We work along the coast from Cuthbert Point to Cape Stewart, inland following the Mann/Liverpool rivers system in the west, and along the Blyth River in the east. This is more than 14,000 square kilometres of country. The land tenure throughout our area of operation is Inalienable Aboriginal Freehold, which is held by the Arnhem Land Aboriginal Land Trust on behalf of the traditional Aboriginal owners to whom the land was granted under the Commonwealth Aboriginal Land Rights (NT) Act 1976.

Our region of operation is home to the Arnhem Land rock-rat, green turtle, black wallaroo and grass-throated wren. It is the country of stringybark trees, pandanus, jungle vines and orchids.

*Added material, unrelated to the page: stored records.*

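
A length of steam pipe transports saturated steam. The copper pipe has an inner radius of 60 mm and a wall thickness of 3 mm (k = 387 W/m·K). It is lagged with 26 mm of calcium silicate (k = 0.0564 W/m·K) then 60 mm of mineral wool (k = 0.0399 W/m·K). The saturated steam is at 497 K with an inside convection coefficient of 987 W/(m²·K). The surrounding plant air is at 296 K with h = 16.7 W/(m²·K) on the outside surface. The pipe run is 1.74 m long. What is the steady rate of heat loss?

Per-layer cylindrical resistances, series-summed:
R_inner film = 1/(h_i·2πr₁L) = 1/(987×2π×0.06×1.74) = 0.001545 K/W
R_copper pipe wall = ln(63/60)/(2π×387×1.74) = 1.153×10^-5 K/W
R_calcium silicate = ln(89/63)/(2π×0.0564×1.74) = 0.5603 K/W
R_mineral wool = ln(149/89)/(2π×0.0399×1.74) = 1.181 K/W
R_outer film = 1/(h_o·2πr_oL) = 1/(16.7×2π×0.149×1.74) = 0.03676 K/W
R_total = 1.78 K/W
Q = ΔT/R_total = 201/1.78

Q ≈ 113 W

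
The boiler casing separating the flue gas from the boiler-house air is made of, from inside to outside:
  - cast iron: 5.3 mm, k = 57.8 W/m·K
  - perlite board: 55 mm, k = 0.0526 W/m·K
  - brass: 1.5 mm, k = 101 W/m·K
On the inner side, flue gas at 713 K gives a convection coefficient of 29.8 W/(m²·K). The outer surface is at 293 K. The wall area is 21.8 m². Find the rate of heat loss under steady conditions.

Q ≈ 8480 W

Using the resistance-network approach (series):
R_inner film = 1/(h_i·A) = 1/(29.8×21.8) = 0.001539 K/W
R_cast iron = L/(kA) = 0.0053/(57.8×21.8) = 4.206×10^-6 K/W
R_perlite board = L/(kA) = 0.055/(0.0526×21.8) = 0.04796 K/W
R_brass = L/(kA) = 0.0015/(101×21.8) = 6.813×10^-7 K/W
R_total = 0.04951 K/W
Q = ΔT / R_total = 420 / 0.04951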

It is also the home of more than 2500 people living either in the community of Manayingkarríra/Maningrida or at the outstations on homelands throughout the region. People here speak many different languages, and their land and sea country is divided into 102 clan estates.

Our country is part of our languages and culture and who we are. The ownership and management of the land and its resources remain governed by customary rights that are passed down from both parents. Land ownership is primarily inherited from one’s father (patrilineal) but responsibilities for land and resource management can also come from one’s mother’s estate (matrilineal). Managers of the land through their mother’s country are called djungkay.

Each clan estate is vested with djang/wangarr, the life-giving transformative power that accounts for every aspect of existence, and is associated with numerous sites of cultural significance, sometimes referred to as sacred sites. Landowners as well as djungkay hold important responsibilities to physically and spiritually protect these sites, and landowners on whose country we work guide us in everything that we do.